I want to find digits followed by "f", "ff", "f." or "ff." to standardize the spelling following given conventions/rules.
I already tried some regular expressions, but unfortunately I did not find an universal expression grabbing all of the cases above (f, ff, f., ff.).
In spoken words it seems easy:
- find digits
- followed by an optional whitespace
- then followed by f, ff, f. or ff.
- only whitespaces or NOT word boundaries are allowed before and after the expression
The beginning of the regex is quite easy, but I can’t figure out how to handle the different "f"-cases and the NOT boundaries following.
My best guess yet is:
(?<=\b)(\d+(\h|\b)?f{1,2})\.?
but then still the stings followed by a word character are found.

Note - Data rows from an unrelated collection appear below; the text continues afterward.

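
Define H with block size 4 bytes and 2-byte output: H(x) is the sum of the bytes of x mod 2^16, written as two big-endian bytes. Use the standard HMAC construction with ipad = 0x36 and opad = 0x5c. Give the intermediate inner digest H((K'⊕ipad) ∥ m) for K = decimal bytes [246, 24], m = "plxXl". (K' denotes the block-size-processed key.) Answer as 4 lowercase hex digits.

0372

Key decimal bytes [246, 24] = f6 18 is 2 bytes ≤ B = 4; zero-pad to 4 bytes: K' = f6 18 00 00.
K' ⊕ ipad = c0 2e 36 36.
Inner input = c0 2e 36 36 ∥ 70 6c 78 58 6c.
Inner hash: sum = 192+46+54+54+112+108+120+88+108 = 882 → 03 72.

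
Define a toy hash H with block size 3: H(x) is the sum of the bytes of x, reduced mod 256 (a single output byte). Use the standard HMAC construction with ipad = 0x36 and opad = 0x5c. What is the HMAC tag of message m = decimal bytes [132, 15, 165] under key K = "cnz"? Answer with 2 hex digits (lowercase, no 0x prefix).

c8

Key "cnz" = 63 6e 7a is exactly B = 3 bytes: K' = 63 6e 7a.
K' ⊕ ipad = 55 58 4c.  K' ⊕ opad = 3f 32 26.
Inner input = (K'⊕ipad) ∥ m = 55 58 4c ∥ 84 0f a5.
Inner hash: sum = 85+88+76+132+15+165 = 561; mod 256 = 49 → 31.
Outer input = (K'⊕opad) ∥ inner = 3f 32 26 ∥ 31.
Outer hash (tag): sum = 63+50+38+49 = 200 → c8.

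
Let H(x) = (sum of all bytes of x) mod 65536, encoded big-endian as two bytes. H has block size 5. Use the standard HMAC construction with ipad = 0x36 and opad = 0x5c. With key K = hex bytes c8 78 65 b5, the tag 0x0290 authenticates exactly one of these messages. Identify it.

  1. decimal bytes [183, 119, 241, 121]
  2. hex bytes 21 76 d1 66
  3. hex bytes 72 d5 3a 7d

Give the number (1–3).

3

Key hex bytes c8 78 65 b5 is 4 bytes ≤ B = 5; zero-pad to 5 bytes: K' = c8 78 65 b5 00.
K' ⊕ ipad = fe 4e 53 83 36; K' ⊕ opad = 94 24 39 e9 5c.
m1: inner = H(fe 4e 53 83 36 b7 77 f1 79) = 04 f0; tag = H(94 24 39 e9 5c 04 f0) = 032a
m2: inner = H(fe 4e 53 83 36 21 76 d1 66) = 04 26; tag = H(94 24 39 e9 5c 04 26) = 0260
m3: inner = H(fe 4e 53 83 36 72 d5 3a 7d) = 04 56; tag = H(94 24 39 e9 5c 04 56) = 0290 ← matches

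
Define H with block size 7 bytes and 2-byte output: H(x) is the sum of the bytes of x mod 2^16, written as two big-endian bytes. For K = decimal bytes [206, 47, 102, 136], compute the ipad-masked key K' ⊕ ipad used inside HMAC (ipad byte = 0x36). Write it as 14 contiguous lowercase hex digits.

Key decimal bytes [206, 47, 102, 136] = ce 2f 66 88 is 4 bytes ≤ B = 7; zero-pad to 7 bytes: K' = ce 2f 66 88 00 00 00.
XOR each byte with 0x36: ce⊕36=f8, 2f⊕36=19, 66⊕36=50, 88⊕36=be, 00⊕36=36, 00⊕36=36, 00⊕36=36.

f81950be363636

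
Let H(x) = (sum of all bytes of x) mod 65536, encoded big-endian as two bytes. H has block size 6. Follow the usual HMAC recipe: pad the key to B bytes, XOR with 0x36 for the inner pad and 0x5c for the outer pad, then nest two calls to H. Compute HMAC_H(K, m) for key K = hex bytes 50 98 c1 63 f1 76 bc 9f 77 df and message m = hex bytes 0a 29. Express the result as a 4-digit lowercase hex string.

0290

Key hex bytes 50 98 c1 63 f1 76 bc 9f 77 df is 10 bytes > B = 6, so hash it first: H(key) = 06 24, then zero-pad to 6 bytes: K' = 06 24 00 00 00 00.
K' ⊕ ipad = 30 12 36 36 36 36.  K' ⊕ opad = 5a 78 5c 5c 5c 5c.
Inner input = (K'⊕ipad) ∥ m = 30 12 36 36 36 36 ∥ 0a 29.
Inner hash: sum = 48+18+54+54+54+54+10+41 = 333 → 01 4d.
Outer input = (K'⊕opad) ∥ inner = 5a 78 5c 5c 5c 5c ∥ 01 4d.
Outer hash (tag): sum = 90+120+92+92+92+92+1+77 = 656 → 02 90.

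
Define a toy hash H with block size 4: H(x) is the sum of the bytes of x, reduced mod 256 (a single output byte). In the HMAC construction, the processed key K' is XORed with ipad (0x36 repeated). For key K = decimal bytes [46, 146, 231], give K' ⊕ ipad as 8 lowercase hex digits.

Key decimal bytes [46, 146, 231] = 2e 92 e7 is 3 bytes ≤ B = 4; zero-pad to 4 bytes: K' = 2e 92 e7 00.
XOR each byte with 0x36: 2e⊕36=18, 92⊕36=a4, e7⊕36=d1, 00⊕36=36.

18a4d136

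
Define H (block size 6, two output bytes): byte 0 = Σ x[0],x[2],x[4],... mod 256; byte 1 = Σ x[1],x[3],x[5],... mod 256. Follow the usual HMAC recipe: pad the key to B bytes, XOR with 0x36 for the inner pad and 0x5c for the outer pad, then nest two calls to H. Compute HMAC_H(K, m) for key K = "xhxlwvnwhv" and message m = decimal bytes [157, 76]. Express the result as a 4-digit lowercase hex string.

2ddc

Key "xhxlwvnwhv" = 78 68 78 6c 77 76 6e 77 68 76 is 10 bytes > B = 6, so hash it first: H(key) = 3d 37, then zero-pad to 6 bytes: K' = 3d 37 00 00 00 00.
K' ⊕ ipad = 0b 01 36 36 36 36.  K' ⊕ opad = 61 6b 5c 5c 5c 5c.
Inner input = (K'⊕ipad) ∥ m = 0b 01 36 36 36 36 ∥ 9d 4c.
Inner hash: even-index sum = 276 mod 256 = 20; odd-index sum = 185 mod 256 = 185 → 14 b9.
Outer input = (K'⊕opad) ∥ inner = 61 6b 5c 5c 5c 5c ∥ 14 b9.
Outer hash (tag): even-index sum = 301 mod 256 = 45; odd-index sum = 476 mod 256 = 220 → 2d dc.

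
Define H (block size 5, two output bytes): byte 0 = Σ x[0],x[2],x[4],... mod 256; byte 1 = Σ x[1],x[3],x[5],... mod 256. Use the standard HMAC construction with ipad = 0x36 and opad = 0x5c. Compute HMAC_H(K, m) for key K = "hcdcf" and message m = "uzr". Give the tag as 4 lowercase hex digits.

37f8

Key "hcdcf" = 68 63 64 63 66 is exactly B = 5 bytes: K' = 68 63 64 63 66.
K' ⊕ ipad = 5e 55 52 55 50.  K' ⊕ opad = 34 3f 38 3f 3a.
Inner input = (K'⊕ipad) ∥ m = 5e 55 52 55 50 ∥ 75 7a 72.
Inner hash: even-index sum = 378 mod 256 = 122; odd-index sum = 401 mod 256 = 145 → 7a 91.
Outer input = (K'⊕opad) ∥ inner = 34 3f 38 3f 3a ∥ 7a 91.
Outer hash (tag): even-index sum = 311 mod 256 = 55; odd-index sum = 248 mod 256 = 248 → 37 f8.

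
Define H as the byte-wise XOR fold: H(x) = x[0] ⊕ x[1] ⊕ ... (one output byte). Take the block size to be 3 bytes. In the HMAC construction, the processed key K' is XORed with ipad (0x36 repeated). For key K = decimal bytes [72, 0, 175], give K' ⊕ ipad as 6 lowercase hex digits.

Key decimal bytes [72, 0, 175] = 48 00 af is exactly B = 3 bytes: K' = 48 00 af.
XOR each byte with 0x36: 48⊕36=7e, 00⊕36=36, af⊕36=99.

7e3699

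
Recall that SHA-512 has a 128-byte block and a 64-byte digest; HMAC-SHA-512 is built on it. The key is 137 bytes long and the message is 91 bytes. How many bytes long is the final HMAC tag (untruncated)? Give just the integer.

The tag is one SHA-512 digest: 64 bytes.

64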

When I extend the regex to:
(?<=\b)(\d+(\h|\b)?f{1,2})\.?(\W)
the numbered of "false funds" are decreasing, but still it is not the solution
I prepared lines for testing. The lines containing a plus "+" should be found, at the same time the ones with a minus "-" should not be found.
00f aaa +
00f. aaa +
00ff aaa +
00ff. aaa +
00 f aaa +
00 f. aaa +
00 ff aaa +
00 ff. aaa +
+ aaa 00f aaa +
+ aaa 00f. aaa +
+ aaa 00ff aaa +
+ aaa 00ff. aaa +
+ aaa 00 f aaa +
+ aaa 00 f. aaa +
+ aaa 00 ff aaa +
+ aaa 00 ff. aaa +
+ aaa 00f
+ aaa 00f.
+ aaa 00ff
+ aaa 00ff.
+ aaa 00 f
+ aaa 00 f.
+ aaa 00 ff
+ aaa 00 ff.
00 faaa -
00 f.aaa -
00 ffaaa -
00 ff.aaa -
00af aaa -
00af. aaa -
00aff aaa -
00aff. aaa -
- aaa 00 faaa -
- aaa 00 f.aaa -
- aaa 00 ffaaa -
- aaa 00 ff.aaa -
- aaa 00af aaa -
- aaa 00af. aaa -
- aaa 00aff aaa -
- aaa 00aff. aaa -
- aaa00f
- aaa00f.
- aaa00ff
- aaa00ff.
- aaa 00af
- aaa 00af.
- aaa 00aff
- aaa 00aff.
00faaa -
00f.aaa -
00ffaaa -
00ff.aaa -
00af aaa -
00af. aaa -
00aff aaa -
00aff. aaa -
- aaa00 faaa -
- aaa00 f.aaa -
- aaa00 ffaaa -
- aaa00 ff.aaa -
- aaa00af aaa -
- aaa00af. aaa -
- aaa00aff aaa -
- aaa00aff. aaa -
- aaa00af
- aaa00af.
- aaa00aff
- aaa00aff.
Further, the aim is to group the digits anf "f"-cases in a manner, so that they can be uses in a replacement-expression to standardize the spelling to one of those cases:
- 123 ff. (with whitespace, with dot)
- 123 ff (with whitespace, without dot)
- 123ff. (without whitespace, with dot)
- 123ff (without whitespace, without dot)